One thing holding this process back is that China, in terms of R&D, still has a lot of the old aspect, where research is done for research’s sake rather than, ‘what are the commercial outcomes and what are the commercial opportunities?’ It’s a generalization, but one finds that among research institutes, there’s not a focus on the market. And at the end of the day it’s important that research be driven by market opportunities. There are of course exceptions: for example, in kiwifruit, you’re starting to see some quite exciting developments.

How did the recent deal with Joy Wing Mau come together?

I have known Golden Wing Mau for a number of years. My first introduction to them came nearly ten years ago, through one of their shareholders, Capespan of South Africa, who had previously been one of my customers when I was working in the New Zealand industry.

So I knew some of the people that were working with Golden Wing Mau. I met them and I met the leader and President, Mr Liu Mau-Wah, and started to develop an understanding of the Company. I was very impressed by what I learned and saw. They were advanced in their thinking, their understanding of the market and the whole supply chain, and branding. After that I met them on a number of occasions and got to know Golden Wing Mau pretty well. Then I started introducing them to the new varietal technology that we were bringing to China, though that was really at quite the early stages of what I was doing here. Liu clearly understood the importance of new technology and new varieties and started to express some interest in it.
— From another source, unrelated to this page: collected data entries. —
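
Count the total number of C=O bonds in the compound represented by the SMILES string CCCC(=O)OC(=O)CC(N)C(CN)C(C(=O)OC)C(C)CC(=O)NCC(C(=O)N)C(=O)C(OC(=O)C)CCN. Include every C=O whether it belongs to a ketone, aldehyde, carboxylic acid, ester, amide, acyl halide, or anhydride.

CH2CO-O-COCH2: anhydride, 2 C=O (running total 2).
CH(COOCH3): ester, 1 C=O (running total 3).
CH2CONHCH2: amide, 1 C=O (running total 4).
CH(CONH2): amide, 1 C=O (running total 5).
CO: ketone, 1 C=O (running total 6).
CH(OCOCH3): ester, 1 C=O (running total 7).

7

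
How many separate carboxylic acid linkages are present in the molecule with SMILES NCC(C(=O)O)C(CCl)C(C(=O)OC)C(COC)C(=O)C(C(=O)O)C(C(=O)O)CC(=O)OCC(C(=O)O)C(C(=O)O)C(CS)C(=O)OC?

–NH2 on an sp³ carbon with no adjacent C=O → amine.
pendant –COOH: carbonyl C bonded to C and –OH → carboxylic acid.
pendant –CH2X: halogen on sp³ carbon → alkyl halide.
pendant –COOCH3: carbonyl C bonded to C and –OCH3 → ester.
pendant –CH2OCH3: C–O–C linkage → ether.
–C(=O)– with carbon on both sides → ketone.
pendant –COOH: carbonyl C bonded to C and –OH → carboxylic acid.
pendant –COOH: carbonyl C bonded to C and –OH → carboxylic acid.
–C(=O)–O–C with C on the carbonyl side → ester.
pendant –COOH: carbonyl C bonded to C and –OH → carboxylic acid.
pendant –COOH: carbonyl C bonded to C and –OH → carboxylic acid.
pendant –CH2SH → thiol.
–C(=O)OCH3: carbonyl C bonded to C and to –OCH3 → ester (not ketone + ether).
Carboxylic acid appears at: CH(COOH), CH(COOH), CH(COOH), CH(COOH), CH(COOH) → 5.

5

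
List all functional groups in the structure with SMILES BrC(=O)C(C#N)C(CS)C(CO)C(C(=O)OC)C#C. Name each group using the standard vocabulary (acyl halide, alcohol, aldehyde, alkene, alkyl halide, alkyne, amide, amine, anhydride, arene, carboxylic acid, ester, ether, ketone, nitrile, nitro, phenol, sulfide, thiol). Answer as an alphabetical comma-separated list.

acyl halide, alcohol, alkyne, ester, nitrile, thiol

Taking each segment in turn:
  BrCO: –C(=O)Br: carbonyl C bonded to C and to a halogen → acyl halide (not alkyl halide).
  CH(CN): pendant –C≡N: nitrile.
  CH(CH2SH): pendant –CH2SH → thiol.
  CH(CH2OH): pendant –CH2OH on an sp³ backbone C → alcohol.
  CH(COOCH3): pendant –COOCH3: carbonyl C bonded to C and –OCH3 → ester.
  C≡CH: C≡C triple bond → alkyne.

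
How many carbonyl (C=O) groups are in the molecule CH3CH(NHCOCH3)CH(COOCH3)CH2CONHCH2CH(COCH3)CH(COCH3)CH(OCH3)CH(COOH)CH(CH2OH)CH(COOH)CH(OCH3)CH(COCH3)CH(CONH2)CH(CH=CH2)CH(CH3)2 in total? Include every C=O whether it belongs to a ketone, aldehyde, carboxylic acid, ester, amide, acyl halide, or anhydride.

9

CH(NHCOCH3): amide, 1 C=O (running total 1).
CH(COOCH3): ester, 1 C=O (running total 2).
CH2CONHCH2: amide, 1 C=O (running total 3).
CH(COCH3): ketone, 1 C=O (running total 4).
CH(COCH3): ketone, 1 C=O (running total 5).
CH(COOH): carboxylic acid, 1 C=O (running total 6).
CH(COOH): carboxylic acid, 1 C=O (running total 7).
CH(COCH3): ketone, 1 C=O (running total 8).
CH(CONH2): amide, 1 C=O (running total 9).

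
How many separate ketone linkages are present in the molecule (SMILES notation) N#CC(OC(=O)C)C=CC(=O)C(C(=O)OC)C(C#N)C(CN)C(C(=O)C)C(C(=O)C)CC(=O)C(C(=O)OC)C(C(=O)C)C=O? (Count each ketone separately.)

5

Taking each segment in turn:
  N≡C: N≡C–: carbon triple-bonded to nitrogen → nitrile.
  CH(OCOCH3): pendant –OC(=O)CH3: an acyloxy group → ester.
  CH=CH: C=C double bond → alkene.
  CO: –C(=O)– with carbon on both sides → ketone.
  CH(COOCH3): pendant –COOCH3: carbonyl C bonded to C and –OCH3 → ester.
  CH(CN): pendant –C≡N: nitrile.
  CH(CH2NH2): pendant –CH2NH2: N on sp³ C, no adjacent C=O → amine.
  CH(COCH3): pendant –COCH3: carbonyl C bonded to two carbons → ketone.
  CH(COCH3): pendant –COCH3: carbonyl C bonded to two carbons → ketone.
  CO: –C(=O)– with carbon on both sides → ketone.
  CH(COOCH3): pendant –COOCH3: carbonyl C bonded to C and –OCH3 → ester.
  CH(COCH3): pendant –COCH3: carbonyl C bonded to two carbons → ketone.
  CHO: terminal –CHO: carbonyl C bonded to H and C → aldehyde.
Ketone appears at: CO, CH(COCH3), CH(COCH3), CO, CH(COCH3) → 5.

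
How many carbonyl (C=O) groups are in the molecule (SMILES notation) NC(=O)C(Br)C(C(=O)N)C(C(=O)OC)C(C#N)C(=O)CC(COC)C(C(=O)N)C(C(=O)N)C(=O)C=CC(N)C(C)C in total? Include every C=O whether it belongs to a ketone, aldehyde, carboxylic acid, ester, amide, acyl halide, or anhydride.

7

H2NCO: amide, 1 C=O (running total 1).
CH(CONH2): amide, 1 C=O (running total 2).
CH(COOCH3): ester, 1 C=O (running total 3).
CO: ketone, 1 C=O (running total 4).
CH(CONH2): amide, 1 C=O (running total 5).
CH(CONH2): amide, 1 C=O (running total 6).
CO: ketone, 1 C=O (running total 7).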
As far as Shennong Variety Management was concerned, we always realized to be successful in China that we would have to take on a local partner. We could take it to a certain point, but when it came to the commercialization, that it was important to have a local partner who understood, had the connections, and could manage things. So we were always thinking about and looking at what our options were.

We started to talk the idea out and explore the option with Golden Wing Mau probably about two years ago. We go into serious negotiation with Joy Wing Mau about a year ago, which resulted in them taking up part of the shareholding in the company, which was formalized at the start of this year.

As we got to know and see and discuss things with GWM and then more after the merger with Joyvio, and the formation of Joy Wing Mau. We saw that strategically it fitted with where we’re going. We saw great benefits in being able to work with a company that had significant distribution and marketing expertise, so that we could actually integrate into a sales chain. Joy Wing Mau has also brought a lot of production capacity and expertise into the combined company, so that we have the opportunity either to operate on a number of levels in a fully integrated system right up from nursery through to marketing, or to come in at various levels.

It’s important to be able to do that because, obviously, for international variety owners, their key questions always come back to: one, control and two value. And if you can’t demonstrate you can do both those things, it’s not going to happen. A powerful company like Joy Wing Mau brought that added benefit to us.